Since Brexit an interesting phenomenon has appeared – the use of the once innocuous safety pin as a symbol of safe space. It has popped up in the USA post-election as well.
It’s heartening to see people recognizing that spaces are not safe for everyone. Check. It’s also great to see that people are recognizing that those who don’t feel safe need allies. An ally is someone who stands up for and speaks up for those who are being victimized, oppressed, marginalized, harassed, harmed, etc because of who they are. Check.

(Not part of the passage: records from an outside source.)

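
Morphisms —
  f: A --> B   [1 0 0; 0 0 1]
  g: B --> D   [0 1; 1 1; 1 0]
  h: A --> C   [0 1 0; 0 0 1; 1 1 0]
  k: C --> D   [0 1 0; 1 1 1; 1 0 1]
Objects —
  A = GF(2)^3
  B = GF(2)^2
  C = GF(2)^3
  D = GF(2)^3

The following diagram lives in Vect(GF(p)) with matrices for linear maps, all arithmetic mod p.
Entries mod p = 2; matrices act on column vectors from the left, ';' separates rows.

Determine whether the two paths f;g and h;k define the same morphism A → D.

Answer: COMMUTES

Derivation:
Path 1 = f;g:
  e0=[1,0,0] f-->[1,0] g-->[0,1,1]
  e1=[0,1,0] f-->[0,0] g-->[0,0,0]
  e2=[0,0,1] f-->[0,1] g-->[1,1,0]
  result₁ = [0 0 1; 1 0 1; 1 0 0]
Path 2 = h;k:
  e0=[1,0,0] h-->[0,0,1] k-->[0,1,1]
  e1=[0,1,0] h-->[1,0,1] k-->[0,0,0]
  e2=[0,0,1] h-->[0,1,0] k-->[1,1,0]
  result₂ = [0 0 1; 1 0 1; 1 0 0]
Equal? equal; square commutes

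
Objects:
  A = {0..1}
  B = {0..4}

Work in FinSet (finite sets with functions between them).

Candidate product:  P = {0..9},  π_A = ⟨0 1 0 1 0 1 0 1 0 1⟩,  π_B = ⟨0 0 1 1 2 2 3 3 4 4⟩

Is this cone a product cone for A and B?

|A|·|B| = 2·5 = 10;  |P| = 10
Check the pairing map k ↦ (π_A(k), π_B(k)):
  0 ↦ (0,0)
  1 ↦ (1,0)
  2 ↦ (0,1)
  3 ↦ (1,1)
  4 ↦ (0,2)
  5 ↦ (1,2)
  6 ↦ (0,3)
  7 ↦ (1,3)
  8 ↦ (0,4)
  9 ↦ (1,4)
distinct pairs in image: 10 / 10 needed
  → bijection onto A×B; projections well-typed.

Answer: VALID PRODUCT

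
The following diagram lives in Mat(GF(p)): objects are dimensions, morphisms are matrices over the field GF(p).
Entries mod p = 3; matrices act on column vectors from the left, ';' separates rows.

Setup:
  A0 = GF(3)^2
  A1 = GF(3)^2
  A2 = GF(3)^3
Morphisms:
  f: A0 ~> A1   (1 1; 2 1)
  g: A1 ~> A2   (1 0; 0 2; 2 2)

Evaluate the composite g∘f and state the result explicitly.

  e0=[1,0] f~>[1,2] g~>[1,1,0]
  e1=[0,1] f~>[1,1] g~>[1,2,1]
result: (1 1; 1 2; 0 1)

Answer: (1 1; 1 2; 0 1)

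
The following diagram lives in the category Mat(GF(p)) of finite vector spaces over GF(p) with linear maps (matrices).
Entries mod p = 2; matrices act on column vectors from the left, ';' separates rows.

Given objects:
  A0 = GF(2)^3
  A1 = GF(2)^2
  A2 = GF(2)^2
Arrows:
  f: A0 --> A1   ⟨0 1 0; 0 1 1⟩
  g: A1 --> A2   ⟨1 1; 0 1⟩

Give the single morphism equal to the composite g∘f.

Answer: ⟨0 0 1; 0 1 1⟩

Derivation:
  e0=⟨1,0,0⟩ f-->⟨0,0⟩ g-->⟨0,0⟩
  e1=⟨0,1,0⟩ f-->⟨1,1⟩ g-->⟨0,1⟩
  e2=⟨0,0,1⟩ f-->⟨0,1⟩ g-->⟨1,1⟩
⟦path⟧: ⟨0 0 1; 0 1 1⟩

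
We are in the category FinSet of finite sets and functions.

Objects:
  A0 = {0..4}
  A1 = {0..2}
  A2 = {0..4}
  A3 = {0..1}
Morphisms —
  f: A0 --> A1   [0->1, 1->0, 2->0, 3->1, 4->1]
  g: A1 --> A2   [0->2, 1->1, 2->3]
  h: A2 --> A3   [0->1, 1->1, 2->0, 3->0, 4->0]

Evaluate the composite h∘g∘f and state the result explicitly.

  0 f-->1 g-->1 h-->1
  1 f-->0 g-->2 h-->0
  2 f-->0 g-->2 h-->0
  3 f-->1 g-->1 h-->1
  4 f-->1 g-->1 h-->1
result: [0->1, 1->0, 2->0, 3->1, 4->1]

Answer: [0->1, 1->0, 2->0, 3->1, 4->1]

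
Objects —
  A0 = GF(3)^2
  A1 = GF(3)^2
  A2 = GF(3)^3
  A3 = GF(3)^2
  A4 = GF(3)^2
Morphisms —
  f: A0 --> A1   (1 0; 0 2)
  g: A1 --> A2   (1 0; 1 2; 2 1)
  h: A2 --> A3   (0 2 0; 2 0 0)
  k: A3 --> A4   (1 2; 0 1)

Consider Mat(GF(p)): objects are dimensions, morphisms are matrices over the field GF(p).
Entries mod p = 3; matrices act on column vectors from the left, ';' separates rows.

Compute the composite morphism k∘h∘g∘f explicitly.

  e0=⟨1,0⟩ f-->⟨1,0⟩ g-->⟨1,1,2⟩ h-->⟨2,2⟩ k-->⟨0,2⟩
  e1=⟨0,1⟩ f-->⟨0,2⟩ g-->⟨0,1,2⟩ h-->⟨2,0⟩ k-->⟨2,0⟩
composite: (0 2; 2 0)

Answer: (0 2; 2 0)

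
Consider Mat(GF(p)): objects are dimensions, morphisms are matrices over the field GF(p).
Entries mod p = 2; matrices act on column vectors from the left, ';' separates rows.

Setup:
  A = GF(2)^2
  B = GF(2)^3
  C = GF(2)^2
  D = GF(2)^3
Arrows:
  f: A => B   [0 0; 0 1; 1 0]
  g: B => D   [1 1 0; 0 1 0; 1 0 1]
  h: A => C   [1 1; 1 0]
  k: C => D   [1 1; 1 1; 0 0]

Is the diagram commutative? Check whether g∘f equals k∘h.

Along f;g (path 1):
  e0=[1,0] f=>[0,0,1] g=>[0,0,1]
  e1=[0,1] f=>[0,1,0] g=>[1,1,0]
  ⟦path⟧₁ = [0 1; 0 1; 1 0]
Along h;k (path 2):
  e0=[1,0] h=>[1,1] k=>[0,0,0]
  e1=[0,1] h=>[1,0] k=>[1,1,0]
  ⟦path⟧₂ = [0 1; 0 1; 0 0]
Equal? differ; not commutative

Answer: DOES NOT COMMUTE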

Those are the good things about the safety pin phenomenon, and if it’s helping to make people more aware of, sensitive to, and likely to intervene re: racism, xenophobia, islamophobia, homophobia, transphobia, etc. when they see/hear it, then that is a step in the right direction. IF however, they are a cute symbol to pin on and show that one is supportive and an ally – and it’s not backed by awareness and followed by action, then they are dangerous and misleading and actually making spaces LESS safe.
Often we think of isms, oppression or marginalization as individual and personal, requiring an individual response. But there are other more insidious ways that undermine people’s safety- and these are systemic. Speaking up and standing up against those are also necessary – and more challenging because it’s hard to see these inequities if they are not impacting you. And so often they are not seen, and not spoken up or stood up against.

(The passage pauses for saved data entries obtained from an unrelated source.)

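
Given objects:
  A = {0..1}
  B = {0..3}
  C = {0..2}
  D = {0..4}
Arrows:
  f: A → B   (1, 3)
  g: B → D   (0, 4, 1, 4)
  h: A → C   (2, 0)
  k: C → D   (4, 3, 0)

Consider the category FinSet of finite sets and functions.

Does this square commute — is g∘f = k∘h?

Answer: DOES NOT COMMUTE

Trace:
1) trace f;g:
  0 f→1 g→4
  1 f→3 g→4
  composite₁ = (4, 4)
2) trace h;k:
  0 h→2 k→0
  1 h→0 k→4
  composite₂ = (0, 4)
Equal? differ; not commutative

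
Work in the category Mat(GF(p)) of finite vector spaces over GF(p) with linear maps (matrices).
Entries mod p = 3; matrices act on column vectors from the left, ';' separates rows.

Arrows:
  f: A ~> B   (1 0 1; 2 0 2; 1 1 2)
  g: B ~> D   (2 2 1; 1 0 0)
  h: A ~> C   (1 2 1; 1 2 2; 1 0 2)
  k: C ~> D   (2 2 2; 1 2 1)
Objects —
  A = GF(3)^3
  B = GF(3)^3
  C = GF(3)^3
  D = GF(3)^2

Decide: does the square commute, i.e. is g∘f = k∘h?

Along f;g (path 1):
  e0=(1,0,0) f~>(1,2,1) g~>(1,1)
  e1=(0,1,0) f~>(0,0,1) g~>(1,0)
  e2=(0,0,1) f~>(1,2,2) g~>(2,1)
  result₁ = (1 1 2; 1 0 1)
Along h;k (path 2):
  e0=(1,0,0) h~>(1,1,1) k~>(0,1)
  e1=(0,1,0) h~>(2,2,0) k~>(2,0)
  e2=(0,0,1) h~>(1,2,2) k~>(1,1)
  result₂ = (0 2 1; 1 0 1)
Equal? differ; not commutative

Answer: DOES NOT COMMUTE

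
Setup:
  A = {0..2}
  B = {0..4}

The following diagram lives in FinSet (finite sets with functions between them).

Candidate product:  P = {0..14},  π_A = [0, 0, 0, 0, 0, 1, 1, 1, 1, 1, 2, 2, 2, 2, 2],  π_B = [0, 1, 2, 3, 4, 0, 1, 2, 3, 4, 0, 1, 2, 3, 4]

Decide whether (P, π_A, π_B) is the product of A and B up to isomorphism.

Answer: VALID PRODUCT

Derivation:
|A|·|B| = 3·5 = 15;  |P| = 15
Check the pairing map k ↦ (π_A(k), π_B(k)):
  0 ↦ (0,0)
  1 ↦ (0,1)
  2 ↦ (0,2)
  3 ↦ (0,3)
  4 ↦ (0,4)
  5 ↦ (1,0)
  6 ↦ (1,1)
  7 ↦ (1,2)
  8 ↦ (1,3)
  9 ↦ (1,4)
  10 ↦ (2,0)
  11 ↦ (2,1)
  12 ↦ (2,2)
  13 ↦ (2,3)
  14 ↦ (2,4)
distinct pairs in image: 15 / 15 needed
  → bijection onto A×B; projections well-typed.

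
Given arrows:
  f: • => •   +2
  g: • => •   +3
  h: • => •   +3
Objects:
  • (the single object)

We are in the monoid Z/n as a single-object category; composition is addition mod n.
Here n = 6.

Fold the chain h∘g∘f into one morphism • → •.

Answer: +2

Work:
  0 +2≡2 +3≡5 +3≡2  (mod 6)
⟦path⟧: +2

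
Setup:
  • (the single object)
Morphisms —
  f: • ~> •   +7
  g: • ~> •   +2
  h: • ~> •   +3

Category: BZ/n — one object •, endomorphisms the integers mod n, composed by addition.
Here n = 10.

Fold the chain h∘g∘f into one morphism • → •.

  0 +7≡7 +2≡9 +3≡2  (mod 10)
⟦path⟧: +2

Answer: +2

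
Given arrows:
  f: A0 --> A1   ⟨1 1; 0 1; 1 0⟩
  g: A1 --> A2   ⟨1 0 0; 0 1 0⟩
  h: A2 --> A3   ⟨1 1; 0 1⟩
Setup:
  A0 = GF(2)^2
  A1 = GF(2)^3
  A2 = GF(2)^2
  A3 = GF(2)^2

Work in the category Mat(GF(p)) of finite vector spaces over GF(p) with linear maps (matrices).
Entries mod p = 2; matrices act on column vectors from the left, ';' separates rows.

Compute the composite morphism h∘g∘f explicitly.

Answer: ⟨1 0; 0 1⟩

Trace:
  e0=⟨1,0⟩ f-->⟨1,0,1⟩ g-->⟨1,0⟩ h-->⟨1,0⟩
  e1=⟨0,1⟩ f-->⟨1,1,0⟩ g-->⟨1,1⟩ h-->⟨0,1⟩
⟦path⟧: ⟨1 0; 0 1⟩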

Which is where the safety pin causes some consternation and anger.
Unsafe spaces did not begin with Brexit or the US election. They have existed for too many years. Some see the safety pin and wonder where it (and more importantly, the sentiment) has been all this time – this symbol and expression of solidarity, safety and the promise of allyship. It’s a good question.
Wearing a safety pin also suggests that someone can know what a safe space feels like for someone else, which is questionable. But if we ask questions, and learn about each other, we can perhaps help to make spaces safer.
In the end, I’m torn about the safety pin.
I understand the anger about it. That it seems like the fashionable “in” thing to do, that it’s easy and safe for the person wearing it, that it is a pin rather than action. And I hope that maybe it’s also the beginning of people seeing more, of considering how different life can be experienced, of speaking up and stepping up against the isms, the phobias – against hatred. Some people may be late to the game, but if they are ready to play, then there will be more allies on the team. And isn’t that a good thing?
The safety pin could be an amazing symbol of action, mobilization, solidarity, courage, and hope. But to accomplish this is requires awareness of self and others, understanding the bigger picture, recognizing your privilege and using it to create change (among other things). It could signal a much needed change in how we see each other, what we notice and what we fight for and against – to make the world a much safer place for everyone.
But if you aren’t educating yourself about the issues, if you don’t know what it means to be an ally, if you’re not willing to step up and stand up, then it’s just a cool thing to do that will pass when you get bored or you think enough time has passed – in which case, please don’t wear one.